That may, at long last, be changing. The past year has brought an exceptionally varied and thematically rich crop of movies exploring men and their — to use the proper scientific term — mommy issues. They range from the extremely dark comedies “Beau Is Afraid” and “Saltburn” to the more heartfelt and sincere “All of Us Strangers” to the coming-of-age period piece “The Holdovers” to the singular mash-up of character study and tabloid scandal excavation that is “May December.” The movies all showcase mothers and sons; many of them seek to untangle relationships knotted and gnarled by neediness, selfishness or cruelty. By the end of most of them, blood is on the floor, and the collateral damage is steep. But as different as their approaches are, what these films have in common is a questing, thoughtful desire not simply to return to an old trope but to complicate, undermine or even explode it.

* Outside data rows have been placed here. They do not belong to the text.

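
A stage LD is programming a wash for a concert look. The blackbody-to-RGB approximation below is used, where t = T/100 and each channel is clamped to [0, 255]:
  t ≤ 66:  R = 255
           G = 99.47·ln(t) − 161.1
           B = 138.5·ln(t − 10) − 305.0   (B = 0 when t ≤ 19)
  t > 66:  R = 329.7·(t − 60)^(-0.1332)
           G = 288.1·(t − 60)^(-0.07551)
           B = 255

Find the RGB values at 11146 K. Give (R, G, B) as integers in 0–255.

(195, 214, 255)

t = 11146/100 = 111.46; the t > 66 branch applies.
R = 329.7·(111.46 − 60)^(-0.1332) = 329.7·51.46^(-0.1332) = 329.7·0.59161 = 195.052.
G = 288.1·(111.46 − 60)^(-0.07551) = 288.1·51.46^(-0.07551) = 288.1·0.74262 = 213.949.
B = 255 by definition for t > 66.
Rounded: (195, 214, 255).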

That said, old tropes die hard, and this one — the hapless son who’s been emotionally mangled by a monster mother — has been entrenched in movies and television for close to 75 years. Freud himself may not have been around to watch them emerge but, by the 1950s, references to psychiatry and analysis were ubiquitous in movies and on TV comedies and talk shows, and mothers, in the cultural parlance of that era, were a necessary evil — something for healthy and well-adjusted men to get past and get over. Men who couldn’t, or worse, didn’t want to, were portrayed as marionettes tied to and practically strangled by their mothers’ apron strings. They were labeled neurotic, and often implicitly labeled homosexual — an accusation that couldn’t then be made overtly in entertainment but could definitely be winked at. Doting mothers, not to mention distant or domineering or strong or fragile ones (for mothers, there was no winning path except quiet self-sacrifice), could make their sons timid, unstable, sexually dysfunctional, effeminate, perverse or outright mad. It became a kind of cruel, knowing joke: Think of Robert Walker’s simpering, coy, mommy-obsessed murderer in Hitchcock’s “Strangers on a Train” (1951) or Anthony Perkins as Norman Bates, whose macabre credo “A boy’s best friend is his mother,” earnestly stated to Mommy stand-in Marion Crane (Janet Leigh), is the closest thing “Psycho” (1960) has to a punchline. Or in a more benign mode, consider the hanging-on-to-heterosexuality-by-a-thread beta male that Tony Randall used to play in all those Doris Day-Rock Hudson movies. “I’ve been talking to this psychiatrist about my mother for two years now,” his character says in “Pillow Talk” (1959), adding, “It’s perfectly healthy. He dislikes her as much as I do!”
By the dawn of the 1960s, Mike Nichols and Elaine May had gained national fame with a set of improv sketches, including an oft-repeated one in which a brilliant rocket scientist is reduced to a prelanguage babbling toddler by a single ill-timed phone call from his ruthlessly manipulative mama. Overbearing Jewish mothers — the archetype is the one insistently banging on her son’s bathroom door in Philip Roth’s 1969 novel, “Portnoy’s Complaint” — were mostly comic at the time and have remained so. The true dramatic terrors were the WASPy ones, epitomized by Angela Lansbury as the parent who all but castrates Laurence Harvey in “The Manchurian Candidate” (1962). Here’s what mothers with too much aggression and ambition can do to their sons, the movie says — turn them into hollow-eyed zombies, sapped of the very autonomy that defines maleness.
Many of those stereotypes eventually evolved into something more self-aware, ironic and amused. The next decade brought Sian Phillips as Livia, the homicidal schemer in the popular 1976 mini-series adaptation of “I, Claudius,” plotting a path to power for her son while savagely minding her own interests. Some 20 years later, the character was drolly contemporized as Livia Soprano (Nancy Marchand), who may not have made her son into a mobster but, far worse, made him into the kind of mobster who needed therapy. Although “The Sopranos” found several new big bads after its first seasons, none was as big or as bad as Livia, who was killed off after Marchand’s death early on but effectively haunted the show’s entire run. That long-shadow idea — the nightmarish threat that even in death, monster-mothers never go away — was literalized by Woody Allen in his comic “Oedipus Wrecks,” the director’s segment of the 1989 anthology film “New York Stories.” When a middle-aged attorney finally gets rid of his nagging, critical mother with the aid of a magician who makes her vanish, she soon reappears as a parade balloon-like ghost in the sky, humiliating him in front of all Manhattan. Filmmakers as different as Albert Brooks (in 1996) and Darren Aronofsky (in 2017) have used movies to explore the notion of the matriarch as creator-underminer-destroyer. Both movies are, naturally, titled “Mother”; Aronofsky’s is so scary, it comes with an exclamation mark.